A 22-year-old asymptomatic female was referred to our hospital due to an abnormal finding on a chest radiograph during a routine check-up (Fig. 1A). Physical examination was unremarkable. She underwent enhanced chest computed tomography (CT) examination (Fig. 1B–D), which demonstrated bilateral pulmonary veins with anomalous routes in the lower pulmonary regions, and normal drainage into the left atrium. The diagnosis of bilateral meandering pulmonary veins (MPV) was made based on the CT findings, and the patient was discharged with no further investigation.
Posteroanterior chest radiograph (A) showing bilateral anomalous curvilinear vessels in the lower pulmonary regions. Enhanced chest computed tomography (CT) examination with axial (B) and coronal (C) maximum intensity projection imaging, which demonstrated bilateral pulmonary veins with anomalous routes in the lower pulmonary regions (yellow arrowheads), but draining normally into the left atrium.
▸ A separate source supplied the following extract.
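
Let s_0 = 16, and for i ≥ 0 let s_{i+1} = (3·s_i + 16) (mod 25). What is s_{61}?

14

Listing terms: s_0 = 16,  s_1 = 14,  s_2 = 8,  s_3 = 15,  s_4 = 11,  s_5 = 24,  s_6 = 13,  s_7 = 5,  s_8 = 6,  s_9 = 9,  s_{10} = 18,  s_{11} = 20,  s_{12} = 1,  s_{13} = 19,  s_{14} = 23,  s_{15} = 10,  s_{16} = 21,  s_{17} = 4,  s_{18} = 3,  s_{19} = 0,  s_{20} = 16.
Since s_{20} = s_0 = 16, the sequence is periodic with period 20.
So s_{61} = s_{0 + ((61-0) mod 20)} = s_1 = 14.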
Coronal volume-rendering 3D reconstruction (D) shows the anomalous veins (red) and normal pulmonary arteries (blue).
It is important to distinguish between pulmonary venous return malformation (PVRM) and MPV. PVRM (e.g., scimitar syndrome) results in a left-to-right shunt, which can lead to cyanosis and may require surgical correction. Consequently, patients are often symptomatic and present at a young age. In contrast, MPV involves no left-to-right shunt.1,2 As in our case, patients with MPV are usually asymptomatic, with the diagnosis made incidentally. Recognition of these variations is important for the clinician to avoid unnecessary investigation when the differential diagnosis includes vascular malformations requiring surgical or interventional treatment. Furthermore, when patients with MPV require surgery for other reasons, thoracic surgeons should be aware of the anomaly to avoid injury to the anomalous vein. Treatment has not been required in any reported case of MPV.